YOU MAY not know much about Winnipeg, the capital of Manitoba in western Canada, but you will learn a great deal from Guy Maddin's personal and social history of the city he describes as "my home for my entire life".
Maddin reveals that he was born and breastfed in a dressing room at the city's ice hockey stadium; that Winnipeg has a graveyard for old signposts, and has 10 times more sleepwalkers than any other, and that some streets were named after popular prostitutes from a local brothel.
There's more. In 1919, striking workers were described as "Bolshevik rapists" in the local papers. In 1942, Rotary Club members organised "If Day", posing as Nazi invaders and renaming streets after Hitler and Himmler. And after an electrocuted squirrel triggered a racetrack fire, the fleeing horses were frozen in ice at what is now a lovers' rendezvous that resembles a chessboard.
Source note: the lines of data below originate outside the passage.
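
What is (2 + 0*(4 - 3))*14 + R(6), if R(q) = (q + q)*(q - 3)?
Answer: 64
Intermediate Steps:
R(q) = 2*q*(-3 + q) (R(q) = (2*q)*(-3 + q) = 2*q*(-3 + q))
(2 + 0*(4 - 3))*14 + R(6) = (2 + 0*(4 - 3))*14 + 2*6*(-3 + 6) = (2 + 0*1)*14 + 2*6*3 = (2 + 0)*14 + 36 = 2*14 + 36 = 28 + 36 = 64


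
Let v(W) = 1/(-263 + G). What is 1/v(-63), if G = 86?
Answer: -177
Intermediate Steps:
v(W) = -1/177 (v(W) = 1/(-263 + 86) = 1/(-177) = -1/177)
1/v(-63) = 1/(-1/177) = -177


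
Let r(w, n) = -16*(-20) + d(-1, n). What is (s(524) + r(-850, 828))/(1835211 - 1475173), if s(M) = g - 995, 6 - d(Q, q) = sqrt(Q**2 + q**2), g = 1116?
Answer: 447/360038 - sqrt(685585)/360038 ≈ -0.0010582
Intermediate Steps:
d(Q, q) = 6 - sqrt(Q**2 + q**2)
s(M) = 121 (s(M) = 1116 - 995 = 121)
r(w, n) = 326 - sqrt(1 + n**2) (r(w, n) = -16*(-20) + (6 - sqrt((-1)**2 + n**2)) = 320 + (6 - sqrt(1 + n**2)) = 326 - sqrt(1 + n**2))
(s(524) + r(-850, 828))/(1835211 - 1475173) = (121 + (326 - sqrt(1 + 828**2)))/(1835211 - 1475173) = (121 + (326 - sqrt(1 + 685584)))/360038 = (121 + (326 - sqrt(685585)))*(1/360038) = (447 - sqrt(685585))*(1/360038) = 447/360038 - sqrt(685585)/360038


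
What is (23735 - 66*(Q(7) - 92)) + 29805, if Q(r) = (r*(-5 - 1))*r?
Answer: 79016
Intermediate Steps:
Q(r) = -6*r² (Q(r) = (r*(-6))*r = (-6*r)*r = -6*r²)
(23735 - 66*(Q(7) - 92)) + 29805 = (23735 - 66*(-6*7² - 92)) + 29805 = (23735 - 66*(-6*49 - 92)) + 29805 = (23735 - 66*(-294 - 92)) + 29805 = (23735 - 66*(-386)) + 29805 = (23735 + 25476) + 29805 = 49211 + 29805 = 79016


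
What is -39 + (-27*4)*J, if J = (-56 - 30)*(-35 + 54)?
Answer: 176433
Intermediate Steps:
J = -1634 (J = -86*19 = -1634)
-39 + (-27*4)*J = -39 - 27*4*(-1634) = -39 - 108*(-1634) = -39 + 176472 = 176433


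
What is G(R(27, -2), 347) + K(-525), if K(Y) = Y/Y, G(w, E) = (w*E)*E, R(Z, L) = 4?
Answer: 481637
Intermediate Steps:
G(w, E) = w*E² (G(w, E) = (E*w)*E = w*E²)
K(Y) = 1
G(R(27, -2), 347) + K(-525) = 4*347² + 1 = 4*120409 + 1 = 481636 + 1 = 481637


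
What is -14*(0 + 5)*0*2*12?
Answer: 0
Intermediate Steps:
-14*(0 + 5)*0*2*12 = -14*5*0*2*12 = -0*2*12 = -14*0*12 = 0*12 = 0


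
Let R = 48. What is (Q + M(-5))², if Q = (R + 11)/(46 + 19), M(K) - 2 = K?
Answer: 18496/4225 ≈ 4.3778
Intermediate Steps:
M(K) = 2 + K
Q = 59/65 (Q = (48 + 11)/(46 + 19) = 59/65 ≈ 0.90769)
(Q + M(-5))² = (59/65 + (2 - 5))² = (59/65 - 3)² = (-136/65)² = 18496/4225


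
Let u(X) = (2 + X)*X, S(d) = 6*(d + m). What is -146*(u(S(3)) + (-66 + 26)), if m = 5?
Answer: -344560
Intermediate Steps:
S(d) = 30 + 6*d (S(d) = 6*(d + 5) = 6*(5 + d) = 30 + 6*d)
u(X) = X*(2 + X)
-146*(u(S(3)) + (-66 + 26)) = -146*((30 + 6*3)*(2 + (30 + 6*3)) + (-66 + 26)) = -146*((30 + 18)*(2 + (30 + 18)) - 40) = -146*(48*(2 + 48) - 40) = -146*(48*50 - 40) = -146*(2400 - 40) = -146*2360 = -344560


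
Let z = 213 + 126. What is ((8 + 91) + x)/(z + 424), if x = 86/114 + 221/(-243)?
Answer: 456367/3522771 ≈ 0.12955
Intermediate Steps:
z = 339
x = -716/4617 (x = 86*(1/114) + 221*(-1/243) = 43/57 - 221/243 = -716/4617 ≈ -0.15508)
((8 + 91) + x)/(z + 424) = ((8 + 91) - 716/4617)/(339 + 424) = (99 - 716/4617)/763 = (456367/4617)*(1/763) = 456367/3522771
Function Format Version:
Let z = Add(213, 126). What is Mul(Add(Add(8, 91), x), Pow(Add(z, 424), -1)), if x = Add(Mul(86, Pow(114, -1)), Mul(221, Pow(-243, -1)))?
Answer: Rational(456367, 3522771) ≈ 0.12955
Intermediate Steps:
z = 339
x = Rational(-716, 4617) (x = Add(Mul(86, Rational(1, 114)), Mul(221, Rational(-1, 243))) = Add(Rational(43, 57), Rational(-221, 243)) = Rational(-716, 4617) ≈ -0.15508)
Mul(Add(Add(8, 91), x), Pow(Add(z, 424), -1)) = Mul(Add(Add(8, 91), Rational(-716, 4617)), Pow(Add(339, 424), -1)) = Mul(Add(99, Rational(-716, 4617)), Pow(763, -1)) = Mul(Rational(456367, 4617), Rational(1, 763)) = Rational(456367, 3522771)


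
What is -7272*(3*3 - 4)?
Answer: -36360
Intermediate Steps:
-7272*(3*3 - 4) = -7272*(9 - 4) = -7272*5 = -36360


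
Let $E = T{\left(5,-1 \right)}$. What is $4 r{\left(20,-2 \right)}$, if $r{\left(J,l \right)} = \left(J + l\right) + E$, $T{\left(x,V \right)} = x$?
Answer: $92$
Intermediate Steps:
$E = 5$
$r{\left(J,l \right)} = 5 + J + l$ ($r{\left(J,l \right)} = \left(J + l\right) + 5 = 5 + J + l$)
$4 r{\left(20,-2 \right)} = 4 \left(5 + 20 - 2\right) = 4 \cdot 23 = 92$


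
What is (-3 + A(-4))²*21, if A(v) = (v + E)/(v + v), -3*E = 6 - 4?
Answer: 5887/48 ≈ 122.65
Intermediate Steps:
E = -⅔ (E = -(6 - 4)/3 = -⅓*2 = -⅔ ≈ -0.66667)
A(v) = (-⅔ + v)/(2*v) (A(v) = (v - ⅔)/(v + v) = (-⅔ + v)/((2*v)) = (-⅔ + v)*(1/(2*v)) = (-⅔ + v)/(2*v))
(-3 + A(-4))²*21 = (-3 + (⅙)*(-2 + 3*(-4))/(-4))²*21 = (-3 + (⅙)*(-¼)*(-2 - 12))²*21 = (-3 + (⅙)*(-¼)*(-14))²*21 = (-3 + 7/12)²*21 = (-29/12)²*21 = (841/144)*21 = 5887/48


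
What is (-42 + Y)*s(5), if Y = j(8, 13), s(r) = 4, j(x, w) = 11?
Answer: -124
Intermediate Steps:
Y = 11
(-42 + Y)*s(5) = (-42 + 11)*4 = -31*4 = -124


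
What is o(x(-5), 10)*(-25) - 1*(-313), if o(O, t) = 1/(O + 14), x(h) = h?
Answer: 2792/9 ≈ 310.22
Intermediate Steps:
o(O, t) = 1/(14 + O)
o(x(-5), 10)*(-25) - 1*(-313) = -25/(14 - 5) - 1*(-313) = -25/9 + 313 = 2792/9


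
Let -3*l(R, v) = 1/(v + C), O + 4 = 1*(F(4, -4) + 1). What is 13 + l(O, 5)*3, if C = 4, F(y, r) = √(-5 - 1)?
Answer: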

My Winnipegis introduced as a Documentary Channel presentation, but it ought to be taken with substantial pinches of salt as Maddin lets his fertile imagination run wild for a wonderfully weird exercise accompanied by his admirably deadpan voiceover. Some autobiographical elements apparently are drawn from Maddin's past, which is recreated, hilariously at times, with 1940s B-movie star Ann Savage (from Detour) as his mother in this teasing blurring of fact and fiction.
Anyone familiar with Maddin's touchingly strange and strangely touching The Saddest Music in the World(featuring Isabella Rossellini as a glass-legged brewery owner) will be familiar with the director's outlandishly surreal imaginings and his penchant for affectionate pastiches of silent movies.
For an example of Maddin's distinctive style, and just how original and idiosyncratic his movies are, go to YouTube and savour his thrilling salute to cinema history in The Heart of the World (2000), which ranks at the forefront of the greatest short films ever made.